More examples for usage of the pattern in a business information system (a.k.a. enterprise application) context can be found in the telecommunications order management SOA described in Zimmermann et al. (2005). This SOA introduces the notion of business services and application services.
More Information
Related Patterns
Processing Resources may contain operations hat differ in the way they deal with provider-side state (stateless services vs. stateful processors): State Transition Operation, State Creation Operation, Computation Function, and Retrieval Operation (some of which in turn have variants). These specializations also differ w.r.t. client commitment and expectations as expressed in pre- and postconditions and request and response message signatures in the API contract. The Information Holder Resource pattern represents opposite semantics and is an alternative to this pattern.
Processing Resources are commonly exposed in Community APIs and Public APIs; if this is done, they can be protected with an API Key and Rate Limits. Their usage is often governed by a Service Level Agreement that accompanies the technical API Contract. To avoid that technical parameters creep into the payload in request and response messages, such parameters can be isolated in a Context Representation.
The three patterns Command Message, Document Message and Request-Reply Hohpe and Woolf (2003) are used in combination when realizing this pattern. The Command pattern in Gamma et al. (1995) codifies a processing request and its invocation data as an object and as a message, respectively.1
This pattern and its operation-level companions (see above) can be seen as the remote API variant of the general Command pattern in Gamma et al. (1995) and Application Service in Alur, Malks, and Crupi (2013). Its provider-side implementations often use a Service Activator Hohpe and Woolf (2003).
Other Sources
Processing Resources correspond to interfacers that provide and protect access to service providers in Responsibility-Driven Design (RDD) Wirfs-Brock and McKean (2002).

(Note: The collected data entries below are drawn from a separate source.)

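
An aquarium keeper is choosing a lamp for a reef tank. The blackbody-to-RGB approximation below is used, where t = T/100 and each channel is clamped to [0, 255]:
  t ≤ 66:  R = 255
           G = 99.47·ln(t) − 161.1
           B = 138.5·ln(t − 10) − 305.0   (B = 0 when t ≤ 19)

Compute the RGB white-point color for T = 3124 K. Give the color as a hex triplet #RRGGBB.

#FFB576

t = 3124/100 = 31.24; the t ≤ 66 branch applies.
R = 255 by definition for t ≤ 66.
G = 99.47·ln 31.24 − 161.1 = 99.47·3.4417 − 161.1 = 181.246.
B = 138.5·ln(31.24 − 10) − 305.0 = 138.5·ln 21.24 − 305.0 = 138.5·3.0559 − 305.0 = 118.240.
Rounded: (255, 181, 118).
In hex: #FFB576.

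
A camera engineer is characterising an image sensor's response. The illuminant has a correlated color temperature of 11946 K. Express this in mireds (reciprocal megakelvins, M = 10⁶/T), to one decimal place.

M = 10⁶ / 11946 = 83.710 → 83.7 mireds.

83.7 mireds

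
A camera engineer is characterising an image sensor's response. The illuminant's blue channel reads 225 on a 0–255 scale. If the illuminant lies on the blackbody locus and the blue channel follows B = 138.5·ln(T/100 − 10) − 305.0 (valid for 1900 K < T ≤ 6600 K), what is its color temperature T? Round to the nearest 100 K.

5600 K

ln(t − 10) = (225 + 305.0) / 138.5 = 3.8267.
t − 10 = e^3.8267 = 45.911, so t = 55.911.
T = 100·t = 5591 K → 5600 K to the nearest 100 K.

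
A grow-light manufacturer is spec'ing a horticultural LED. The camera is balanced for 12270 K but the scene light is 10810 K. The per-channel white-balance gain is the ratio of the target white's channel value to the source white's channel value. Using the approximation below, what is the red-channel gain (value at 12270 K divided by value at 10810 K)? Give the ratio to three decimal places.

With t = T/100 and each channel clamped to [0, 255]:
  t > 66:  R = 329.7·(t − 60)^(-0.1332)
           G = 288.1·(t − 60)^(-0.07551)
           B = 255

At 10810 K (t = 108.1):
  R = 329.7·(108.1 − 60)^(-0.1332) = 329.7·48.1^(-0.1332) = 329.7·0.59695 = 196.815.
At 12270 K (t = 122.7):
  R = 329.7·(122.7 − 60)^(-0.1332) = 329.7·62.7^(-0.1332) = 329.7·0.57624 = 189.987.
Gain = 189.987 / 196.815 = 0.9653 → 0.965.

0.965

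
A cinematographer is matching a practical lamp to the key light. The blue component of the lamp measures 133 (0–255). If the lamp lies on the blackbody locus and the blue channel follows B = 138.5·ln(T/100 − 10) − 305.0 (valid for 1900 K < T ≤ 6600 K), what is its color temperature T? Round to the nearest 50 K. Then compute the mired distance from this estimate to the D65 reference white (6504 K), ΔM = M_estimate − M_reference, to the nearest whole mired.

ln(t − 10) = (133 + 305.0) / 138.5 = 3.1625.
t − 10 = e^3.1625 = 23.629, so t = 33.629.
T = 100·t = 3363 K → 3350 K to the nearest 50 K.
M_estimate = 10⁶/3350 = 298.51; M_reference = 10⁶/6504 = 153.75.
ΔM = 298.51 − 153.75 = 144.76 → +145 mireds.

+145 mireds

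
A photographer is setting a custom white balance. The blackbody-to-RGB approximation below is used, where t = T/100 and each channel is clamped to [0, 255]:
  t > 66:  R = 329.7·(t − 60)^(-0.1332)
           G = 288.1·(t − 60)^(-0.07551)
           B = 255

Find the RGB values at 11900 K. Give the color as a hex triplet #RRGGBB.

#C0D4FF

t = 11900/100 = 119; the t > 66 branch applies.
R = 329.7·(119 − 60)^(-0.1332) = 329.7·59^(-0.1332) = 329.7·0.58093 = 191.532.
G = 288.1·(119 − 60)^(-0.07551) = 288.1·59^(-0.07551) = 288.1·0.73499 = 211.751.
B = 255 by definition for t > 66.
Rounded: (192, 212, 255).
In hex: #C0D4FF.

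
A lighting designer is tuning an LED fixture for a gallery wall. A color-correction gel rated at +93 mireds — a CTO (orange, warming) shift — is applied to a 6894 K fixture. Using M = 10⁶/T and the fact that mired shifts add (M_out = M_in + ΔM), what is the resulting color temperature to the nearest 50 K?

M_in = 10⁶/6894 = 145.05 mireds.
M_out = 145.05 + (+93) = 238.05 mireds.
T_out = 10⁶/238.05 = 4200.7 K → 4200 K.

4200 K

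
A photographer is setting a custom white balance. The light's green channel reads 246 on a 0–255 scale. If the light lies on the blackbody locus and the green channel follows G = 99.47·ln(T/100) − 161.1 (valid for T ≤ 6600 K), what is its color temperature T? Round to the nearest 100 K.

ln t = (246 + 161.1) / 99.47 = 4.0927.
t = e^4.0927 = 59.901.
T = 100·t = 5990 K → 6000 K to the nearest 100 K.

6000 K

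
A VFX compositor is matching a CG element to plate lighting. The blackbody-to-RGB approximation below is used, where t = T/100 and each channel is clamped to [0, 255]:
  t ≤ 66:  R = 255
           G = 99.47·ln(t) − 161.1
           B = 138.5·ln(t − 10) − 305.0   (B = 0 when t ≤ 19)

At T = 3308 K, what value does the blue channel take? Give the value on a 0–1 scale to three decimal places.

0.509

t = 3308/100 = 33.08; the t ≤ 66 branch applies.
B = 138.5·ln(33.08 − 10) − 305.0 = 138.5·ln 23.08 − 305.0 = 138.5·3.1390 − 305.0 = 129.747.
On a 0–1 scale: 129.747/255 = 0.5088 → 0.509.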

Domain-Driven Design (DDD) Evans (2003) and this pattern are also related in several ways:
- DDD Services are good candidates for remote interface exposure.
- A DDD Bounded Context can map and correspond to an API (with several endpoints).

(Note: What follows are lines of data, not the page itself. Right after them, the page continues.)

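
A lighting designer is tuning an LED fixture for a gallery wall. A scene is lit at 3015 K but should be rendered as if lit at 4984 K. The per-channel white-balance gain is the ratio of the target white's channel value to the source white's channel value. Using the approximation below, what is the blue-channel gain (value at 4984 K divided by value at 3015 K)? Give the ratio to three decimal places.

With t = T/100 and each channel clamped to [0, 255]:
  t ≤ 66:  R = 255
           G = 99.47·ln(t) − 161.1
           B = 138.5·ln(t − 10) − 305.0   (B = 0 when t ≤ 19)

At 3015 K (t = 30.15):
  B = 138.5·ln(30.15 − 10) − 305.0 = 138.5·ln 20.15 − 305.0 = 138.5·3.0032 − 305.0 = 110.944.
At 4984 K (t = 49.84):
  B = 138.5·ln(49.84 − 10) − 305.0 = 138.5·ln 39.84 − 305.0 = 138.5·3.6849 − 305.0 = 205.355.
Gain = 205.355 / 110.944 = 1.8510 → 1.851.

1.851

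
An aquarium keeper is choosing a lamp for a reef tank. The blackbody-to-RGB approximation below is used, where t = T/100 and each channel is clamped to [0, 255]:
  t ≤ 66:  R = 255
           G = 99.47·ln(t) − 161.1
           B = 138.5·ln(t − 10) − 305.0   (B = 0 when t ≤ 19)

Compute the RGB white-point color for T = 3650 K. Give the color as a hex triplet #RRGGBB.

#FFC595

t = 3650/100 = 36.5; the t ≤ 66 branch applies.
R = 255 by definition for t ≤ 66.
G = 99.47·ln 36.5 − 161.1 = 99.47·3.5973 − 161.1 = 196.725.
B = 138.5·ln(36.5 − 10) − 305.0 = 138.5·ln 26.5 − 305.0 = 138.5·3.2771 − 305.0 = 148.885.
Rounded: (255, 197, 149).
In hex: #FFC595.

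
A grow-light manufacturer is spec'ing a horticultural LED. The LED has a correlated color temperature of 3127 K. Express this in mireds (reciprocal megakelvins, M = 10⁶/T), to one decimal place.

319.8 mireds

M = 10⁶ / 3127 = 319.795 → 319.8 mireds.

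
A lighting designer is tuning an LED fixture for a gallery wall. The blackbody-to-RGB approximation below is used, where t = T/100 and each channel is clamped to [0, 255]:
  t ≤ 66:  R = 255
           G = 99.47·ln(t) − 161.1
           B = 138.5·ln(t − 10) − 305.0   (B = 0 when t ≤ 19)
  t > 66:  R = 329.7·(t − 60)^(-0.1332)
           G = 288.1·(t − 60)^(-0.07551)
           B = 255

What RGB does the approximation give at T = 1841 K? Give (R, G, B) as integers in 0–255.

(255, 129, 0)

t = 1841/100 = 18.41; the t ≤ 66 branch applies.
R = 255 by definition for t ≤ 66.
G = 99.47·ln 18.41 − 161.1 = 99.47·2.9129 − 161.1 = 128.646.
t = 18.41 ≤ 19, so B = 0.
Rounded: (255, 129, 0).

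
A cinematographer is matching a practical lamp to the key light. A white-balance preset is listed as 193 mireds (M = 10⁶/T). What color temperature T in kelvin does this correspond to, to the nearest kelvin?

T = 10⁶ / 193 = 5181.35 K → 5181 K.

5181 K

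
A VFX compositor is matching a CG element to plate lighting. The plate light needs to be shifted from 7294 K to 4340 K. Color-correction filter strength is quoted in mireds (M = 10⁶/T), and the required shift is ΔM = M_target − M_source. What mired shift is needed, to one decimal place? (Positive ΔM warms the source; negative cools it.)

+93.3 mireds

M_source = 10⁶/7294 = 137.099; M_target = 10⁶/4340 = 230.415.
ΔM = 230.415 − 137.099 = 93.316 → +93.3 mireds, a warming shift.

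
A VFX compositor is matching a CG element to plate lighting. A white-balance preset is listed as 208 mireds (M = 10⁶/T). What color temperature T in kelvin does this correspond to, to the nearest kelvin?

4808 K

T = 10⁶ / 208 = 4807.69 K → 4808 K.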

- A DDD Aggregate can also map and correspond to an API (with several endpoints, starting with the root entity).
- DDD Factories and Repositories deal with entity lifecycle management, which involves read and write access to API provider-side application state.
- DDD Value Objects can be exposed as Data Transfer Representations (DTRs) in the Published Language established by the data part of the API Description (a.k.a. service contract).

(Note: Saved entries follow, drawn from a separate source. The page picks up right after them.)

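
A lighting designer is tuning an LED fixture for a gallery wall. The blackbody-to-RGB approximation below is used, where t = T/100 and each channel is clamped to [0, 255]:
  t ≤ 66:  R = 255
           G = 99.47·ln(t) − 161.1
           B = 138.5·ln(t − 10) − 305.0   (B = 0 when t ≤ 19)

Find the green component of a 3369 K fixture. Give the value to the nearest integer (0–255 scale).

t = 3369/100 = 33.69; the t ≤ 66 branch applies.
G = 99.47·ln 33.69 − 161.1 = 99.47·3.5172 − 161.1 = 188.756.
Rounded: 189.

189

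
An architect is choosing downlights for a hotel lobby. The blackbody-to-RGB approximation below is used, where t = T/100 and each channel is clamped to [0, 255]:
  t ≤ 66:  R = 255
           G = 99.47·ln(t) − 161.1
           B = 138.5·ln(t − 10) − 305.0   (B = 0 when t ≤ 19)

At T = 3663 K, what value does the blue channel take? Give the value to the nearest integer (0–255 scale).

150

t = 3663/100 = 36.63; the t ≤ 66 branch applies.
B = 138.5·ln(36.63 − 10) − 305.0 = 138.5·ln 26.63 − 305.0 = 138.5·3.2820 − 305.0 = 149.562.
Rounded: 150.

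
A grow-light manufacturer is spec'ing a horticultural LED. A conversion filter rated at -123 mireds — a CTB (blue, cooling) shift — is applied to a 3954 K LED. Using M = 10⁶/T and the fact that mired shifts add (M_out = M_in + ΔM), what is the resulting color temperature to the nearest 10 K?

M_in = 10⁶/3954 = 252.91 mireds.
M_out = 252.91 + (-123) = 129.91 mireds.
T_out = 10⁶/129.91 = 7697.7 K → 7700 K.

7700 K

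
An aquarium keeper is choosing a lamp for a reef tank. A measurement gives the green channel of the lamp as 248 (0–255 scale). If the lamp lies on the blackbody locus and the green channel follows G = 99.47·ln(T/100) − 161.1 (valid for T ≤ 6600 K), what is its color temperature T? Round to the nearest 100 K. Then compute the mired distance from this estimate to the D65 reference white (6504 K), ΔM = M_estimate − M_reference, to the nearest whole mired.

ln t = (248 + 161.1) / 99.47 = 4.1128.
t = e^4.1128 = 61.117.
T = 100·t = 6112 K → 6100 K to the nearest 100 K.
M_estimate = 10⁶/6100 = 163.93; M_reference = 10⁶/6504 = 153.75.
ΔM = 163.93 − 153.75 = 10.18 → +10 mireds.

+10 mireds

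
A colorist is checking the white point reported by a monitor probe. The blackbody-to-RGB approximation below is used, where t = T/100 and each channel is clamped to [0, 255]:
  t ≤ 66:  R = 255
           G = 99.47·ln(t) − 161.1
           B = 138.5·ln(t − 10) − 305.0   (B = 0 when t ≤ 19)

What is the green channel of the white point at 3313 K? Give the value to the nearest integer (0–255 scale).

187

t = 3313/100 = 33.13; the t ≤ 66 branch applies.
G = 99.47·ln 33.13 − 161.1 = 99.47·3.5004 − 161.1 = 187.089.
Rounded: 187.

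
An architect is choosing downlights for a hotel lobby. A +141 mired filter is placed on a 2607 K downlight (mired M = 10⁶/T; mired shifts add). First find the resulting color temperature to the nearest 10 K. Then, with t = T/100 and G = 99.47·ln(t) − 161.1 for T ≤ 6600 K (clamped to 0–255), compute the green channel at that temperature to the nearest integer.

132

M_in = 10⁶/2607 = 383.58; M_out = 383.58 + (+141) = 524.58.
T_out = 10⁶/524.58 = 1906.3 K → 1910 K; t = 19.1.
G = 99.47·ln 19.1 − 161.1 = 99.47·2.9497 − 161.1 = 132.305.
Rounded: 132.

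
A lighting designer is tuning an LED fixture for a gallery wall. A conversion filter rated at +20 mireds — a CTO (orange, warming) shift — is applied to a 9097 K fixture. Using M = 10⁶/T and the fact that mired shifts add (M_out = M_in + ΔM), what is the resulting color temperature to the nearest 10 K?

M_in = 10⁶/9097 = 109.93 mireds.
M_out = 109.93 + (+20) = 129.93 mireds.
T_out = 10⁶/129.93 = 7696.7 K → 7700 K.

7700 K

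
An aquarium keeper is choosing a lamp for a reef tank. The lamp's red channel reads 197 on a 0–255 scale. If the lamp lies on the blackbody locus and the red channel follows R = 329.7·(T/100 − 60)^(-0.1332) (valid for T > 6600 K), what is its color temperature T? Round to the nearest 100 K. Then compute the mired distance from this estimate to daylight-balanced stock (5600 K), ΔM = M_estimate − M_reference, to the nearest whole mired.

(t − 60)^(-0.1332) = 197/329.7 = 0.59751.
t − 60 = 0.59751^(1/-0.1332) = 0.59751^(-7.508) = 47.761, so t = 107.761.
T = 100·t = 10776 K → 10800 K to the nearest 100 K.
M_estimate = 10⁶/10800 = 92.59; M_reference = 10⁶/5600 = 178.57.
ΔM = 92.59 − 178.57 = -85.98 → -86 mireds.

-86 mireds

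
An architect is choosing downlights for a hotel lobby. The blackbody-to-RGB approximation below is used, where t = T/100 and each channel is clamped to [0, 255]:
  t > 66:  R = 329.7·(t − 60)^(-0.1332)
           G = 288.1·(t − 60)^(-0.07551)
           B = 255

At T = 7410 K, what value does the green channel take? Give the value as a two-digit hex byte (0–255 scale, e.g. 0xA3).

0xEC

t = 7410/100 = 74.1; the t > 66 branch applies.
G = 288.1·(74.1 − 60)^(-0.07551) = 288.1·14.1^(-0.07551) = 288.1·0.81888 = 235.921.
Rounded: 236; in hex, 0xEC.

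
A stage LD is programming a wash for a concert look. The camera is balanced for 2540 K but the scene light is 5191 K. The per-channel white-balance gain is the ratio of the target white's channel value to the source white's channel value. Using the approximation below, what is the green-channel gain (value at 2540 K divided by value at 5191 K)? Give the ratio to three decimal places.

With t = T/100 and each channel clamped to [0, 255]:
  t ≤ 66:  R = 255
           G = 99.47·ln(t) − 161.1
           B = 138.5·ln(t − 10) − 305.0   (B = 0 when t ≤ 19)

0.693

At 5191 K (t = 51.91):
  G = 99.47·ln 51.91 − 161.1 = 99.47·3.9495 − 161.1 = 231.758.
At 2540 K (t = 25.4):
  G = 99.47·ln 25.4 − 161.1 = 99.47·3.2347 − 161.1 = 160.661.
Gain = 160.661 / 231.758 = 0.6932 → 0.693.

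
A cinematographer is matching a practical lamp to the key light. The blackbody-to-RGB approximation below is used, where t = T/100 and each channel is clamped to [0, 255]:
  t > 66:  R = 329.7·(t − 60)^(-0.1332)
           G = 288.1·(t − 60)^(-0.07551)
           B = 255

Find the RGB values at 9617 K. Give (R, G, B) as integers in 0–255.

t = 9617/100 = 96.17; the t > 66 branch applies.
R = 329.7·(96.17 − 60)^(-0.1332) = 329.7·36.17^(-0.1332) = 329.7·0.62005 = 204.431.
G = 288.1·(96.17 − 60)^(-0.07551) = 288.1·36.17^(-0.07551) = 288.1·0.76266 = 219.721.
B = 255 by definition for t > 66.
Rounded: (204, 220, 255).

(204, 220, 255)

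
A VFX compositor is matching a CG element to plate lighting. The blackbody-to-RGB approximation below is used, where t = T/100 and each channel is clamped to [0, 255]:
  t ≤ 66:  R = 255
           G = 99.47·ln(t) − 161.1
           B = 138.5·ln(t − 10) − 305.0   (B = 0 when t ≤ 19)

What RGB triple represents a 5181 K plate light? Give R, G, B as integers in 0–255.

t = 5181/100 = 51.81; the t ≤ 66 branch applies.
R = 255 by definition for t ≤ 66.
G = 99.47·ln 51.81 − 161.1 = 99.47·3.9476 − 161.1 = 231.566.
B = 138.5·ln(51.81 − 10) − 305.0 = 138.5·ln 41.81 − 305.0 = 138.5·3.7331 − 305.0 = 212.039.
Rounded: (255, 232, 212).

R=255, G=232, B=212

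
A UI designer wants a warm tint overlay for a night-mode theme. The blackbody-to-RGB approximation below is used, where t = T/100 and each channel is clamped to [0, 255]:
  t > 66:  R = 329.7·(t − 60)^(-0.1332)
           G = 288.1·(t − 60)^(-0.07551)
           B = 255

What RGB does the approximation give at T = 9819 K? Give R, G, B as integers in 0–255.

t = 9819/100 = 98.19; the t > 66 branch applies.
R = 329.7·(98.19 − 60)^(-0.1332) = 329.7·38.19^(-0.1332) = 329.7·0.61558 = 202.957.
G = 288.1·(98.19 − 60)^(-0.07551) = 288.1·38.19^(-0.07551) = 288.1·0.75953 = 218.822.
B = 255 by definition for t > 66.
Rounded: (203, 219, 255).

R=203, G=219, B=255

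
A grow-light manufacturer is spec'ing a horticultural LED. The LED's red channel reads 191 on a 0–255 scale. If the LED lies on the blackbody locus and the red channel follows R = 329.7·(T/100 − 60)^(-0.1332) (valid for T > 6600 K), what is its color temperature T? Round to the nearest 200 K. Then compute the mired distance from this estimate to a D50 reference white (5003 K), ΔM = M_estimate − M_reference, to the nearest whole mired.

-117 mireds

(t − 60)^(-0.1332) = 191/329.7 = 0.57931.
t − 60 = 0.57931^(1/-0.1332) = 0.57931^(-7.508) = 60.245, so t = 120.245.
T = 100·t = 12025 K → 12000 K to the nearest 200 K.
M_estimate = 10⁶/12000 = 83.33; M_reference = 10⁶/5003 = 199.88.
ΔM = 83.33 − 199.88 = -116.55 → -117 mireds.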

Chapter 6 in “SOA in Practice” Josuttis (2007) is on service classification; it compares several taxonomies including the one from “Enterprise SOA” Krafzig, Banke, and Slama (2004). Some of the examples in the process services type/category in these SOA books qualify as known uses (these books also include project examples/case studies from domains such as banking and telecommunications).
The online article “Understanding RPC Vs REST For HTTP APIs” talks about RPC vs. REST, but taking a closer look it actually (also) is about deciding between Processing Resource and Information Holder Resource.
The action resource topic area/category in the API Stylebook provides a (meta) known use for this pattern. Its undo topic is also related.